心理セラピーで何ができるの?
心理セラピーの目的は、「心を癒す」ことです。
傷ついた心を癒すこと、また、傷ついた人間関係を癒すこと(修復すること)もできます。
多くの悩みは、人との関係のなかから生まれます。
仕事の悩みも、恋愛の悩みも、家族の悩みも、ほとんどがそうです。
そこには、人と人との心の営みが、深く関わっています。
そして、元をたどれば家族間での関係性の問題ともいえるでしょう。
両親、兄弟、祖父母との関係を、社会で再現していると、言われています。
仕事の悩みだとしても、例えば嫌な上司がいて、馬が合わないといった悩みも、案外自分の父親の嫌いな部分と重ねていることであったりします。

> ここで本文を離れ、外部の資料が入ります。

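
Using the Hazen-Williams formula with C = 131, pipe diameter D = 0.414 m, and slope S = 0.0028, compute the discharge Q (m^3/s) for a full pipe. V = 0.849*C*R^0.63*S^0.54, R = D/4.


For a full circular pipe, R = D/4 = 0.414/4 = 0.1035 m.
V = 0.849 * 131 * 0.1035^0.63 * 0.0028^0.54
  = 0.849 * 131 * 0.239559 * 0.041828
  = 1.1144 m/s.
Pipe area A = pi*D^2/4 = pi*0.414^2/4 = 0.1346 m^2.
Q = A * V = 0.1346 * 1.1144 = 0.15 m^3/s.

0.15


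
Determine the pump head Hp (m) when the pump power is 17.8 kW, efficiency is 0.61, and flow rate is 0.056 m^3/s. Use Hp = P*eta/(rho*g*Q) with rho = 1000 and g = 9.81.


Pump head formula: Hp = P * eta / (rho * g * Q).
Numerator: P * eta = 17.8 * 1000 * 0.61 = 10858.0 W.
Denominator: rho * g * Q = 1000 * 9.81 * 0.056 = 549.36.
Hp = 10858.0 / 549.36 = 19.76 m.

19.76


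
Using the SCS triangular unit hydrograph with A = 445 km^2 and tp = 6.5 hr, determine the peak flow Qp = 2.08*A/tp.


SCS formula: Qp = 2.08 * A / tp.
Qp = 2.08 * 445 / 6.5
   = 925.6 / 6.5
   = 142.4 m^3/s per cm.

142.4


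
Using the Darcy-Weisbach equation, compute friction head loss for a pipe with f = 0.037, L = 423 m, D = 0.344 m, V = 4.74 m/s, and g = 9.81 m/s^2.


Darcy-Weisbach equation: h_f = f * (L/D) * V^2/(2g).
f * L/D = 0.037 * 423/0.344 = 45.4971.
V^2/(2g) = 4.74^2 / (2*9.81) = 22.4676 / 19.62 = 1.1451 m.
h_f = 45.4971 * 1.1451 = 52.1 m.

52.1


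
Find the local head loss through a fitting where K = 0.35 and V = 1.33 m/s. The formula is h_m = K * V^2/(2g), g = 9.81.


Minor loss formula: h_m = K * V^2/(2g).
V^2 = 1.33^2 = 1.7689.
V^2/(2g) = 1.7689 / 19.62 = 0.0902 m.
h_m = 0.35 * 0.0902 = 0.0316 m.

0.0316


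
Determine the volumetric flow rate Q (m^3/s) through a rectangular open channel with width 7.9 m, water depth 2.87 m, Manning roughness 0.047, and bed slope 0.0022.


For a rectangular channel, the cross-sectional area A = b * y = 7.9 * 2.87 = 22.67 m^2.
The wetted perimeter P = b + 2y = 7.9 + 2*2.87 = 13.64 m.
Hydraulic radius R = A/P = 22.67/13.64 = 1.6622 m.
Velocity V = (1/n)*R^(2/3)*S^(1/2) = (1/0.047)*1.6622^(2/3)*0.0022^(1/2) = 1.4004 m/s.
Discharge Q = A * V = 22.67 * 1.4004 = 31.751 m^3/s.

31.751


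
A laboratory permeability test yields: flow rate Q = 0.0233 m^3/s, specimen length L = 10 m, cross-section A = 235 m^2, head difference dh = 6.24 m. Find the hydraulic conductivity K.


From K = Q*L / (A*dh):
Numerator: Q*L = 0.0233 * 10 = 0.233.
Denominator: A*dh = 235 * 6.24 = 1466.4.
K = 0.233 / 1466.4 = 0.000159 m/s.

0.000159


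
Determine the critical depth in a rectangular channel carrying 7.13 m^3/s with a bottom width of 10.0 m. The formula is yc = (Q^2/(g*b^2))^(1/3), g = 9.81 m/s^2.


Using yc = (Q^2 / (g * b^2))^(1/3):
Q^2 = 7.13^2 = 50.84.
g * b^2 = 9.81 * 10.0^2 = 9.81 * 100.0 = 981.0.
Q^2 / (g*b^2) = 50.84 / 981.0 = 0.0518.
yc = 0.0518^(1/3) = 0.3728 m.

0.3728


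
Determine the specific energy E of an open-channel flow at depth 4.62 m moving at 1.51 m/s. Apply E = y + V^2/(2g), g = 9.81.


Specific energy E = y + V^2/(2g).
Velocity head = V^2/(2g) = 1.51^2 / (2*9.81) = 2.2801 / 19.62 = 0.1162 m.
E = 4.62 + 0.1162 = 4.7362 m.

4.7362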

上司との関係を考える前に、父親との関係を癒すことで、解決することもあります。
また、恋人との悩みでも、例えば、彼が浮気をするといった悩みも、父親との関係性の中に原因があることも少なくありません。父親が、仕事熱心で、家庭を顧みないことが原因で、両親のけんかを目の当たりにしているのであれば、心のどこかで、男は女を裏切るもの、といった想いが、無意識にあるためだったりします。
多くの人は、自分に無いものに意識を向け、求めます。
それは、子供の頃に満たされなかった想いを、満たそうとするためなのかもしれません。
心理セラピーは、そんな満たされない想いを、自分で満たすことができる、ともいえます。
あなたは、もう子供ではなく、大人です。
智恵もあり、力もあり、子供のときに比べて格段に成長しています。
今のあなたなら、子供のときに乗り越えられなかった壁も、簡単に飛び超えることができるように、その満たせなかった想いを、満たすことができるかもしれません。
また心理セラピーは、心の成長にも役立ちます。
長い人生のなかで、人は「心のブレーキ」をいくつもかけています。
それは、自分の身を守るためであったり、心を守るためであったり、いずれにしても、重要な意味を持っています。
しかし、なかにはもう役に立たない、むしろあなたの足を引っ張っている「心のブレーキ」もあるのです。
ときに、その「心のブレーキ」は、あなたを苦しませ、悩みの種となります。
例えば、泳げない人がいるとしましょう。
原因は、子供の頃に、足がつって溺れかけたことで、水が怖くなってしまったことだとします。
潜在意識は、水=危険、と考え、水のなかに入るたびに恐怖を感じるように、自分に信じ込ませます。
潜在意識の重要な役割のひとつは、自分を守ることなので、このような「心のブレーキ」をかけるのです。
冷静に考えれば、足がつったことが、溺れかけた原因なのだから、次からは準備体操をして、足がつらないようにすることが、改善策なのですが、恐怖心のほうが先にたって、泳げなくなってしまうということが起きるのです。
心理セラピーでは、そんな間違った認識を、頭ではなく、心(潜在意識)のレベルで、”書き換える”ことができます。
過去は変えられませんが、過去に対する認識なら、変えることができるのです。
他にも、心理セラピーには、集中力をつけたり、平常心を養ったりと、非常に応用範囲の広い手法でもあります。
それは、潜在意識を活用する方法だから、ともいえます。
一流のスポーツ選手は、意識的に、あるいは無意識的に、心理セラピーの技術を使っているようです。
このように、心理セラピーは、単なる”セラピー”ではなく、心に関することなら、何にでも応用できる技術なのです。